Rattlesnake Vaccine Controversy

Thursday Dec 29 2011

By: Dr. Ann Lesch-Hollis Special to Inside Lincoln

Most pet owners are aware of the advantages of vaccinating their dogs and cats to prevent common diseases. Core vaccines for dogs include rabies, a distemper-parvovirus combination (DHPP or DAP) and kennel cough vaccines. For cats, most veterinarians recommend rabies, feline rhinotracheitis-panleukopenia-calicivirus combination (FVRCP) and feline leukemia vaccines.


Any additional vaccine recommendations for pets are based on exposure and lifestyle choices. For dogs, these may include Leptospirosis, Lyme or rattlesnake vaccines.


Rattlesnake vaccine is a highly controversial vaccine in the veterinary circle. Red Rocks Biologics produces the vaccine for dogs and horses. It has conducted limited efficacy studies to back up their claims, due to the cost of conducting such studies and the ethical dilemma involved with defining a number of the variables to determine efficacy.
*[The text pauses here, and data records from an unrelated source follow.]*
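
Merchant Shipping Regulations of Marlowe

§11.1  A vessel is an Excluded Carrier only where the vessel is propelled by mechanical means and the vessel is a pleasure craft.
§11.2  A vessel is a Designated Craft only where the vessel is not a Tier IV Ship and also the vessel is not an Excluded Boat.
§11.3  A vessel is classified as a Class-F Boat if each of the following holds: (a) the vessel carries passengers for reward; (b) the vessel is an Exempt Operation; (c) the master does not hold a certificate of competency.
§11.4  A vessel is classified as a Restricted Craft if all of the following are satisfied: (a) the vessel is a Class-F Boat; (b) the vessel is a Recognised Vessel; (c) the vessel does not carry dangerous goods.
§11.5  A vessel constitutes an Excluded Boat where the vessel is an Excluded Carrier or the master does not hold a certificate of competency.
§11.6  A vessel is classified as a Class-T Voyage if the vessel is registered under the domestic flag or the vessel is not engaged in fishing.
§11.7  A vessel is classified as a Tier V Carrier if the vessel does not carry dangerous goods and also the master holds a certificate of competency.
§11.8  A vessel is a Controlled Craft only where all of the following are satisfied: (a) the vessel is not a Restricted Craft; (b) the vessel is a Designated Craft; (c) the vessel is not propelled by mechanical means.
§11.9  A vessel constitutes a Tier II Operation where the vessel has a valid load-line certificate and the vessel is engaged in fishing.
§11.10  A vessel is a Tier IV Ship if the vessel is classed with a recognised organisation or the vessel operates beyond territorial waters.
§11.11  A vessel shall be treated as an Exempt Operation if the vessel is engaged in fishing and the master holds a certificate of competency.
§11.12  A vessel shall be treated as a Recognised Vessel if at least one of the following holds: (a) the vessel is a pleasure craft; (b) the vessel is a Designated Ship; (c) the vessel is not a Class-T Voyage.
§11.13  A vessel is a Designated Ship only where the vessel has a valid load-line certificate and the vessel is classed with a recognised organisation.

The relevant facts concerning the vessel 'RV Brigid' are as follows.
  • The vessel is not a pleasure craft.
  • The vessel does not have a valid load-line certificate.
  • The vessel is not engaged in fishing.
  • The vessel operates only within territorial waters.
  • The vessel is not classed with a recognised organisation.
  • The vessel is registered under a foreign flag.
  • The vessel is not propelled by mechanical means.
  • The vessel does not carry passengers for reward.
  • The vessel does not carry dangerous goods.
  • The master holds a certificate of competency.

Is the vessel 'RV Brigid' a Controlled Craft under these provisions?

Yes

§11.11 — Exempt Operation: [the vessel is engaged in fishing? no] AND [the master holds a certificate of competency? yes] → not satisfied.
§11.3 — Class-F Boat: [the vessel carries passengers for reward? no] AND [Exempt Operation (§11.11)? no] AND [the master does not hold a certificate of competency? no] → not satisfied.
§11.13 — Designated Ship: [the vessel has a valid load-line certificate? no] AND [the vessel is classed with a recognised organisation? no] → not satisfied.
§11.6 — Class-T Voyage: [the vessel is registered under the domestic flag? no] OR [the vessel is not engaged in fishing? yes] → satisfied.
§11.12 — Recognised Vessel: [the vessel is a pleasure craft? no] OR [Designated Ship (§11.13)? no] OR [not a Class-T Voyage (§11.6)? no] → not satisfied.
§11.4 — Restricted Craft: [Class-F Boat (§11.3)? no] AND [Recognised Vessel (§11.12)? no] AND [the vessel does not carry dangerous goods? yes] → not satisfied.
§11.10 — Tier IV Ship: [the vessel is classed with a recognised organisation? no] OR [the vessel operates beyond territorial waters? no] → not satisfied.
§11.1 — Excluded Carrier: [the vessel is propelled by mechanical means? no] AND [the vessel is a pleasure craft? no] → not satisfied.
§11.5 — Excluded Boat: [Excluded Carrier (§11.1)? no] OR [the master does not hold a certificate of competency? no] → not satisfied.
§11.2 — Designated Craft: [not a Tier IV Ship (§11.10)? yes] AND [not an Excluded Boat (§11.5)? yes] → satisfied.
§11.8 — Controlled Craft: [not a Restricted Craft (§11.4)? yes] AND [Designated Craft (§11.2)? yes] AND [the vessel is not propelled by mechanical means? yes] → satisfied.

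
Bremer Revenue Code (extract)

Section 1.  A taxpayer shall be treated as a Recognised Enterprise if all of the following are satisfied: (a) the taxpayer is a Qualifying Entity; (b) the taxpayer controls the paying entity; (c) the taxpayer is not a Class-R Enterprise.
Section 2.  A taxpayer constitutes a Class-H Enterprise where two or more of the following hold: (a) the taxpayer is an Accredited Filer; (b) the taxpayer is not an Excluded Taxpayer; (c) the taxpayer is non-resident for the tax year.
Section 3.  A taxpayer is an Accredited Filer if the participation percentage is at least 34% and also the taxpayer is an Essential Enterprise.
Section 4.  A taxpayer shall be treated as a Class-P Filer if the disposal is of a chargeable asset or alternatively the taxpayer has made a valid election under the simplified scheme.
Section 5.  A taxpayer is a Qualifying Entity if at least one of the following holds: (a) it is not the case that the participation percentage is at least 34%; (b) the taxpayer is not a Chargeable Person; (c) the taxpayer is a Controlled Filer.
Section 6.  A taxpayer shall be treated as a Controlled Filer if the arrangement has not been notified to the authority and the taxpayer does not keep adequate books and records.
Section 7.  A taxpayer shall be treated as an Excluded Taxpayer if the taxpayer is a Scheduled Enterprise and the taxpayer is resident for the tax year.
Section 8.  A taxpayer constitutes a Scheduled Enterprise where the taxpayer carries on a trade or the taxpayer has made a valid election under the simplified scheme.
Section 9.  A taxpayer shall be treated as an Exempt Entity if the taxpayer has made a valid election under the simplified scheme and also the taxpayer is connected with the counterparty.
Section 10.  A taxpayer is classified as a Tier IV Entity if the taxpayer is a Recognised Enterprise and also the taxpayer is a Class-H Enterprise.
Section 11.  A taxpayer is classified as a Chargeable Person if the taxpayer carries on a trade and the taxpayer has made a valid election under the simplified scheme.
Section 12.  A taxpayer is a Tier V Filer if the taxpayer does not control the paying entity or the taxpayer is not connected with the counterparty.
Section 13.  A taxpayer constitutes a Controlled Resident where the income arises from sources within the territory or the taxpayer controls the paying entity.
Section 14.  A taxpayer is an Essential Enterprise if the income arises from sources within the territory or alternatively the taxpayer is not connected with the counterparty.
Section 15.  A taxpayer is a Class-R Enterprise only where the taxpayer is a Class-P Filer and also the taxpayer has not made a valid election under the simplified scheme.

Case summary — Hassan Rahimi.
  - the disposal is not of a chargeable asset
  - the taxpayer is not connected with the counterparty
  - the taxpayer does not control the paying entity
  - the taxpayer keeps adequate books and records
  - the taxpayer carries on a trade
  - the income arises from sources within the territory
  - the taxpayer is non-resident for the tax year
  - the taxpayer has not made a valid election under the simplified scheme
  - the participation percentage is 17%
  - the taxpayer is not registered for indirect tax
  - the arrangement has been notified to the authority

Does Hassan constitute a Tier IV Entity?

section 11 — Chargeable Person: [the taxpayer carries on a trade? yes] AND [the taxpayer has made a valid election under the simplified scheme? no] → not satisfied.
section 6 — Controlled Filer: [the arrangement has not been notified to the authority? no] AND [the taxpayer does not keep adequate books and records? no] → not satisfied.
section 5 — Qualifying Entity: [participation percentage: 17% ≥ 34%? no, so negated condition yes] OR [not a Chargeable Person (section 11)? yes] OR [Controlled Filer (section 6)? no] → satisfied.
section 4 — Class-P Filer: [the disposal is of a chargeable asset? no] OR [the taxpayer has made a valid election under the simplified scheme? no] → not satisfied.
section 15 — Class-R Enterprise: [Class-P Filer (section 4)? no] AND [the taxpayer has not made a valid election under the simplified scheme? yes] → not satisfied.
section 1 — Recognised Enterprise: [Qualifying Entity (section 5)? yes] AND [the taxpayer controls the paying entity? no] AND [not a Class-R Enterprise (section 15)? yes] → not satisfied.
section 14 — Essential Enterprise: [the income arises from sources within the territory? yes] OR [the taxpayer is not connected with the counterparty? yes] → satisfied.
section 3 — Accredited Filer: [participation percentage: 17% ≥ 34%? no] AND [Essential Enterprise (section 14)? yes] → not satisfied.
section 8 — Scheduled Enterprise: [the taxpayer carries on a trade? yes] OR [the taxpayer has made a valid election under the simplified scheme? no] → satisfied.
section 7 — Excluded Taxpayer: [Scheduled Enterprise (section 8)? yes] AND [the taxpayer is resident for the tax year? no] → not satisfied.
section 2 — Class-H Enterprise: Accredited Filer (section 3)? no; not an Excluded Taxpayer (section 7)? yes; the taxpayer is non-resident for the tax year? yes — 2 of 3 hold (need ≥2) → satisfied.
section 10 — Tier IV Entity: [Recognised Enterprise (section 1)? no] AND [Class-H Enterprise (section 2)? yes] → not satisfied.

No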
Most information regarding the success of the vaccine is anecdotal from owners of pets that have been bitten and veterinarians in the field. Components in the vaccine stimulate the production of protective antibodies against rattlesnake venom. The antibodies neutralize the venom but several factors influence the degree of success. The age of the snake (young snakes release higher doses of venom in their bites) and amount of venom that the pet receives are important factors in determining the vaccine’s effectiveness. The location of the bite, the individual dog’s immune system and the time since the last booster also affects the vaccine’s effectiveness.


Red Rock’s research indicates that the vaccine delivers good protection for about six months after boostering. Initial vaccination is recommended in February for the Sacramento area, with a booster given four weeks later. Yearly boosters (one dose) are then given every March to cover the rattlesnake season in this area. Southern California has a prolonged snake season and veterinarians will usually booster exposed pets again in the fall.


The vaccine is licensed to protect against Western Diamondback (Prairie, Great Basin, Northern and Southern Pacific varieties), Sidewinder, Timber Rattlesnake, Massasauga and the Copperheads.

It is safe to use in pregnant and lactating dogs, puppies as young as 4-months-old and older dogs. Side effects include mild swelling at the injection site (in less than 1 percent) and will resolve in three weeks. In rare cases, there can be vomiting, diarrhea or lethargy that can last up to one to two days.


Traditional vaccine reactions are extremely rare and are estimated to occur at between one and three cases per million doses of vaccine administered. Even with vaccination, a snake bite is an emergency. If your pet has been bitten, she/he should be taken to your local veterinarian for evaluation. At that point, additional treatments will be discussed based on size of pet, location of bite, and symptoms.


Rattlesnake bites are deadly. Vaccinations can lessen the severity of the symptoms and have been known to decrease the recovery period. If your pet has already been bitten in the past, they can be effectively vaccinated after waiting six weeks to allow for full recovery. Have a discussion in January with your veterinarian to determine if vaccinating your pet is appropriate. Rattlesnake season will soon be upon us!